What is the difference between metadata management and data governance?
Metadata management is the administration of system processes that catalog, profile, and manage the data about the data. Data governance brings together the components of your overall data management strategy (database operations, metadata management, data warehousing, etc.), providing a framework of rules and policies to ensure the quality, integrity, and security of your data as it flows throughout the enterprise system.
Is MANTA an incident resolution tool?
MANTA’s solution allows you to prevent data issues in the design phase or spot such issues in the implementation and testing phase to increase productivity and reduce maintenance costs. With MANTA’s complete lineage, data-related issues can be traced back to the source 90% faster than with the traditional manual approach, so the teams responsible for particular systems can fix any issue in a matter of minutes.
What is the difference between data mapping, data flow, and data lineage?
Data mapping identifies the data source or source system (i.e., terminology, data set, database, etc.) the data is coming from, or being mapped from, and the target repository (i.e., database, data warehouse, data lake, cloud-based system, or application, etc.) it’s going to be or being mapped to.

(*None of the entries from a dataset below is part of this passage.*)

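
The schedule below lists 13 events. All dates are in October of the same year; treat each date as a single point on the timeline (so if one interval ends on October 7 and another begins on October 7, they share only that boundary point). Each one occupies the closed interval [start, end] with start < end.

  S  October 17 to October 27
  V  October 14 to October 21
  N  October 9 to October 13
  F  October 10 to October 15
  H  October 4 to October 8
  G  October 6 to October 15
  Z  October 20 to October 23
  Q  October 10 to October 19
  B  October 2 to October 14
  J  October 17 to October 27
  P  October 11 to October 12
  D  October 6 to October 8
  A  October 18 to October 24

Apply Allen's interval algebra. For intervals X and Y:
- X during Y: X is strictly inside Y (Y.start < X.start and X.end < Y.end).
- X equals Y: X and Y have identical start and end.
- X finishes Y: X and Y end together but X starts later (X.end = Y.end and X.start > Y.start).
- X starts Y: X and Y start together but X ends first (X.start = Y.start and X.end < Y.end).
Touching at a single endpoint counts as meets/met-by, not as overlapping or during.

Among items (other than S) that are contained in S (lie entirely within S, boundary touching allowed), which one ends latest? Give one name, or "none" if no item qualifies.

J

Target S = [October 17, October 27].
A [October 18, October 24] → during → candidate.
B [October 2, October 14] → before → excluded.
D [October 6, October 8] → before → excluded.
F [October 10, October 15] → before → excluded.
G [October 6, October 15] → before → excluded.
H [October 4, October 8] → before → excluded.
J [October 17, October 27] → equals → candidate.
N [October 9, October 13] → before → excluded.
P [October 11, October 12] → before → excluded.
Q [October 10, October 19] → overlaps → excluded.
V [October 14, October 21] → overlaps → excluded.
Z [October 20, October 23] → during → candidate.
Among candidates, latest end is October 27 → J.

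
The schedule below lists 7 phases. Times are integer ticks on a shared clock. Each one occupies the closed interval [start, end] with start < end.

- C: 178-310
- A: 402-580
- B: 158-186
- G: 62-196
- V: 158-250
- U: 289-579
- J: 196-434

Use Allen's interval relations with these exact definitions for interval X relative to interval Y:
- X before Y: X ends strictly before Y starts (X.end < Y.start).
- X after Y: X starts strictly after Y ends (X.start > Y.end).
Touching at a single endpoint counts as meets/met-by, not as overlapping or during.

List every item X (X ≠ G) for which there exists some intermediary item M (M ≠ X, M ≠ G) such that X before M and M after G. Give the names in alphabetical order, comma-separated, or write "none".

Target G = [62, 196].
Intermediaries M with M after G: A, U.
Via A — items with X before A: B, C, V.
Via U — items with X before U: B, V.
Union: B, C, V.

B, C, V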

What is the difference between an ETL pipeline and a data pipeline?
A data pipeline is essentially your data processing infrastructure—the tools and processes used to extract and move data between a source system (or multiple systems) and a targeted repository (i.e., a database, data warehouse, data lake, cloud-based system, or application, etc.) An ETL pipeline is a type of data pipeline. ETL stands for “Extract, Transform, Load,” in which these three database functions are combined into one tool to pull data out of one database and place it into another database or system.
What is SSRS?
SSRS stands for SQL Server Reporting Services, which is a server-based report generating software within the Microsoft SQL Server suite and tools. SSRS connects to SQL databases and provides tools to create, deploy, and manage SQL reports from the database as well as from the analytics center of your data warehouse.
How is data lineage relevant to auditors?
Data lineage provides auditors with a trail of documented data flow by enabling visibility into the flow of data across enterprise systems and throughout the entire data lifecycle. As a result, regulatory reporting can be streamlined and consistent, and security risks or weaknesses will be identified and resolved in order to maintain compliance with government and industry regulations.
How can data lineage help with auditing data standards?
Data lineage provides visibility into the flow of data throughout enterprise systems and ensures a documented data flow trail throughout the data lifecycle. Data lineage is helpful for setting and adhering to auditing standards, as it helps serve multiple purposes, including ensuring compliance with regulatory reporting, identifying data security breaches, and maintaining compliance with government and industry regulations.
How does data provenance compare to data lineage?
Data lineage goes beyond this historical record of data to look at the how and possible impacts of data movements and dependencies. Data lineage provides a full overview of how your data flows throughout the systems of your environment via a detailed map of all direct and indirect dependencies between data entities within the environment. This gives you a greater understanding of the source, structure, and evolution of your data.
What is the most important feature of a data lineage application?
The most important capabilities of a data lineage application are automation and the ability to review how lineage looked in the past and compare two different time slices. Automating data lineage collection is the only way to ensure accurate and up-to-date results. Delivering historical lineage and comparing two different time slices allows you to see how the lineage developed. Such delivery is key to achieving a holistic view of the data landscape.
Is MANTA a root cause analysis tool?
MANTA accelerates root cause analysis significantly. With MANTA's complete lineage, organizations are able to track every data-related issue back to its source 90% faster compared to the traditional manual approach, so the teams in charge of specific systems are able to fix any malfunctioning system quickly.